Vida del campus

13 Oct
13/Oct/2016

Vida del campus

"BEST a changé ma vie"

Il est élève-ingénieur à l’INSA et président d’une association d’envergure européenne. Rencontre avec Adrien Merlier, président de Board of European Students of Technology (BEST).

Comment parleriez-vous de votre rôle de président pour BEST ?
Je représente l’organisation à l’extérieur, auprès des institutions, des universités et des entreprises partout en Europe. Je coordonne également le travail du bureau de BEST, composé de 7 personnes, originaires cette année de Grèce, Espagne, Turquie, Suède et Serbie. Je vais voyager près de 300 jours dans l’année, j’étais hier à Barcelone et je repars ce soir pour prendre un avion à Milan, direction les Balkans.

BEST, c’est 3600 membres répartis dans 95 universités européennes dans 33 pays. On touche 1,3 millions d’étudiants grâce à notre présence dans les établissements d’enseignements supérieurs.

Quelles sont les missions de BEST ?
On peut les résumer en une seule phrase : renforcer la diversité en développant les étudiants. Et on propose une offre de services accessibles à tous. En local, on aide au développement personnel des étudiants. Diversité, voyages à l’étranger, rencontres : on organise des séminaires pour permettre aux étudiants de développer leurs compétences personnelles, qu’on appelle les « soft skills ». Pour cela, on développe également un réseau d’entreprises et d’instituts qui peuvent apporter des notions de management, de communication ou encore d’entrepreneuriat. Autre volet : l’amélioration du contenu des cursus. Nous discutons avec les professeurs, les entreprises, pour essayer de définir les contours de la formation d’aujourd’hui et de demain. Enfin, on aide à l’insertion professionnelle des étudiants, en facilitant leurs démarches.

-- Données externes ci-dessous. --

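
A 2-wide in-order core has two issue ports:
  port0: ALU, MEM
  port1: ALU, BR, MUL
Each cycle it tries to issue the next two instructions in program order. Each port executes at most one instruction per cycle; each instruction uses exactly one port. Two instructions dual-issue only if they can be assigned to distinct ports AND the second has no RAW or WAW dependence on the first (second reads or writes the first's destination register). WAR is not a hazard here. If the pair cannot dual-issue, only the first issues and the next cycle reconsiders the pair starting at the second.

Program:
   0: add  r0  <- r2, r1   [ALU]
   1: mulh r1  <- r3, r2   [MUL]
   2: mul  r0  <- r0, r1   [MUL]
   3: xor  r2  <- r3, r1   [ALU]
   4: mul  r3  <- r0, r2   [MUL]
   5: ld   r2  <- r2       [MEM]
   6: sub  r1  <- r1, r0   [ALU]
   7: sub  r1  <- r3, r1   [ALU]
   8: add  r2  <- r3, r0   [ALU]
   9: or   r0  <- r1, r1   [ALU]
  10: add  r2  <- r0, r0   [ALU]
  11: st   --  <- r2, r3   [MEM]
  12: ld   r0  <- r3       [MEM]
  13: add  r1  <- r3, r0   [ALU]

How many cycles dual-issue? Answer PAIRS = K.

PAIRS = 4

[0] i0&i1  add.ALU+mulh.MUL  -- pair
[1] i2&i3  mul.MUL+xor.ALU  -- pair
[2] i4&i5  mul.MUL+ld.MEM  -- pair
[3] i6  sub.ALU  -- RAW+WAW r1
[4] i7&i8  sub.ALU+add.ALU  -- pair
[5] i9  or.ALU  -- RAW r0
[6] i10  add.ALU  -- RAW r2
[7] i11  st.MEM  -- no-port MEM/MEM
[8] i12  ld.MEM  -- RAW r0
[9] i13  add.ALU  -- tail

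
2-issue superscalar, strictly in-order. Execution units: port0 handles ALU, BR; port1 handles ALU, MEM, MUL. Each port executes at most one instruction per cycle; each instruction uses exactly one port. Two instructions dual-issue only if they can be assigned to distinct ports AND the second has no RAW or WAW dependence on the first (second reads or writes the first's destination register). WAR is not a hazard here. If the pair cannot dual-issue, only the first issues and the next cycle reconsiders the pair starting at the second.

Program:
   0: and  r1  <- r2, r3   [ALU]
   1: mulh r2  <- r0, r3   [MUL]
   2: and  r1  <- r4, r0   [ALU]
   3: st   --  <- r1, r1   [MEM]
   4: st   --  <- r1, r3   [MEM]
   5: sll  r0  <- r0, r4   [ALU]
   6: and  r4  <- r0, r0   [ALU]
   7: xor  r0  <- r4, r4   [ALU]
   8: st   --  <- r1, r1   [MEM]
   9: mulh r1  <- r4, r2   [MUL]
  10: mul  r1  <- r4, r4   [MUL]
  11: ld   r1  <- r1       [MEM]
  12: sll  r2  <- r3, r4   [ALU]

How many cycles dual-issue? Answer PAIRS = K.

c0: i0/i1 and/mulh  2-wide
c1: i2 and  RAW r1
c2: i3 st  no-port MEM/MEM
c3: i4/i5 st/sll  2-wide
c4: i6 and  RAW r4
c5: i7/i8 xor/st  2-wide
c6: i9 mulh  no-port MUL/MUL
c7: i10 mul  no-port MUL/MEM
c8: i11/i12 ld/sll  2-wide

PAIRS = 4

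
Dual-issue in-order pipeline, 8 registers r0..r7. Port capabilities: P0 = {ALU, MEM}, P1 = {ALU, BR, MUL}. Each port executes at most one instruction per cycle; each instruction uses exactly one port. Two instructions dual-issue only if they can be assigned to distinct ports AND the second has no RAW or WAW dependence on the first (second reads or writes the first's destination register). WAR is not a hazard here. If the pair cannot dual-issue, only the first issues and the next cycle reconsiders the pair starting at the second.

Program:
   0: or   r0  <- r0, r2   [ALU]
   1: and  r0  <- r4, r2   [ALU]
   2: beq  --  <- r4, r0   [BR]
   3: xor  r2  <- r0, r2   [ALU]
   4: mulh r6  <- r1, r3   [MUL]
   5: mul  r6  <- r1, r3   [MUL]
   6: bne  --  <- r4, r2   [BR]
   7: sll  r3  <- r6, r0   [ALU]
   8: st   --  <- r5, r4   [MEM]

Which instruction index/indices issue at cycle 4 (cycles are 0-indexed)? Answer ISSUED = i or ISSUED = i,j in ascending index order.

ISSUED = 5

c0: i0 or.ALU  WAW r0
c1: i1 and.ALU  RAW r0
c2: i2+i3 beq.BR xor.ALU  pair
c3: i4 mulh.MUL  no-port MUL/MUL
c4: i5 mul.MUL  no-port MUL/BR
c5: i6+i7 bne.BR sll.ALU  pair
c6: i8 st.MEM  tail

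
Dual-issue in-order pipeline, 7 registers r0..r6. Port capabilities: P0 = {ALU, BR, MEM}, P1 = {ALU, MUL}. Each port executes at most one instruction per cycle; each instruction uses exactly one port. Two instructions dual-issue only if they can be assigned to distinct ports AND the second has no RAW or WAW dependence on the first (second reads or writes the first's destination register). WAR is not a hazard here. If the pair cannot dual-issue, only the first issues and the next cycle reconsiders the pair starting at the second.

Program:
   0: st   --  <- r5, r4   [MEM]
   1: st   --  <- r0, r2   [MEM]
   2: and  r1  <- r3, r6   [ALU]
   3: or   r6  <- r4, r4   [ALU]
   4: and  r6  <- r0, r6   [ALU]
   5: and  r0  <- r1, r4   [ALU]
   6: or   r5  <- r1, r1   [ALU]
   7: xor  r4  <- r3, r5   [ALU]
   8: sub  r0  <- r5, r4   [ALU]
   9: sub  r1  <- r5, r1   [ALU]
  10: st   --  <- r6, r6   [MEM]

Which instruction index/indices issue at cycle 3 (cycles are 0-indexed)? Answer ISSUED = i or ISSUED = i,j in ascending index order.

[0] i0  st.MEM  -- no-port MEM/MEM
[1] i1,i2  st.MEM;and.ALU  -- dual
[2] i3  or.ALU  -- RAW+WAW r6
[3] i4,i5  and.ALU;and.ALU  -- dual
[4] i6  or.ALU  -- RAW r5
[5] i7  xor.ALU  -- RAW r4
[6] i8,i9  sub.ALU;sub.ALU  -- dual
[7] i10  st.MEM  -- tail

ISSUED = 4,5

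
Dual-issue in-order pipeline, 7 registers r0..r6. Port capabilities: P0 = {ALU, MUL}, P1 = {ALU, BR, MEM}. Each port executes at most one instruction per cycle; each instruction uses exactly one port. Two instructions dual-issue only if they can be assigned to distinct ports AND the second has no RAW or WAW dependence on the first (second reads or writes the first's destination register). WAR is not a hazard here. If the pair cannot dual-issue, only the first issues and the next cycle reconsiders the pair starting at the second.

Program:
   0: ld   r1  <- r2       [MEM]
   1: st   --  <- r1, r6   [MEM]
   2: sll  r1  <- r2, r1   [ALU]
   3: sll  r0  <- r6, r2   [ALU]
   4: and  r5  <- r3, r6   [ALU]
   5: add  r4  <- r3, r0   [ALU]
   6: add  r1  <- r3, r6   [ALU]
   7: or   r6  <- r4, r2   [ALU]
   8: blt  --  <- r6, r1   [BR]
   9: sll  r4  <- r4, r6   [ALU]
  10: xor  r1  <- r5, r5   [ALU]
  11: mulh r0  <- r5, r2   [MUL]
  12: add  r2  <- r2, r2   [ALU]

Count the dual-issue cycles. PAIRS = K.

PAIRS = 5

#0 head=0: ld.MEM i0 no-port MEM/MEM
#1 head=1: st.MEM/sll.ALU i1&i2 dual
#2 head=3: sll.ALU/and.ALU i3&i4 dual
#3 head=5: add.ALU/add.ALU i5&i6 dual
#4 head=7: or.ALU i7 RAW r6
#5 head=8: blt.BR/sll.ALU i8&i9 dual
#6 head=10: xor.ALU/mulh.MUL i10&i11 dual
#7 head=12: add.ALU i12 tail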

Pourquoi devenir un membre de BEST ?
Avant d’être à BEST, j’étais très timide, c’était compliqué pour moi de lever la main en cours pour répondre à une question. En rentrant à BEST, j’ai complètement changé. J’ai découvert la formation proposée, la solidarité entre membres, l’esprit d’innovation. Aujourd’hui, je prends la parole devant des centaines de personnes. On se développe personnellement en aidant au développement des autres… On teste les idées, on ne les casse pas dans l’œuf. On n’a pas peur d’échouer, on essaye, on voit, on est flexible. Par exemple, cette année, on teste à Lyon un training « la journée développement personnel » en collaboration avec ETIC. C’est une première.

Comment as-tu découvert cette association ?
Je suis rentré à l’INSA Lyon dans la filière ASINSA et j’ai rencontré deux membres de BEST Lyon. A la vue de leurs projets, j’ai décidé de me lancer. En 3ème année, je deviens le président de BEST Lyon, et j’ai dû pas mal voyager. J’avais la chance d’être au département TC (Télécommunication, Services et Usages), qui m’a laissé m’investir. En 4ème année, je pars en Erasmus à Tallin, en Estonie, et je participe au groupe de travail de BEST. A la fin de l’année, j’ai voulu m’investir de manière plus globale dans cette association. Et cela voulait dire prendre une année de césure à l’INSA… Mes parents m’ont donné leur accord, le directeur de TC, Jean-Marie Gorce, m’a soutenu auprès de la Direction de l’INSA. Je n’avais plus qu’à proposer ma candidature à la tête de BEST, lors de l’assemblée générale qui se déroulait à Tallin justement. Et j’ai été élu !

Quelle est ta vision pour BEST ?
Agrandir le réseau, en ciblant les belles universités européennes où BEST peut grandir, et renforcer notre efficacité, en travaillant notamment à nos connexions avec les entreprises. Je voudrais dire aux étudiants que s’ils cherchent un endroit où acquérir à la fois des compétences pro et perso, c’est chez BEST qu’ils vont le trouver.

 

Légende photo : Adrien Merlier, présdient de BEST Europe, aux côtés de Tom Van den Maegdenbergh, président de BEST Lyon.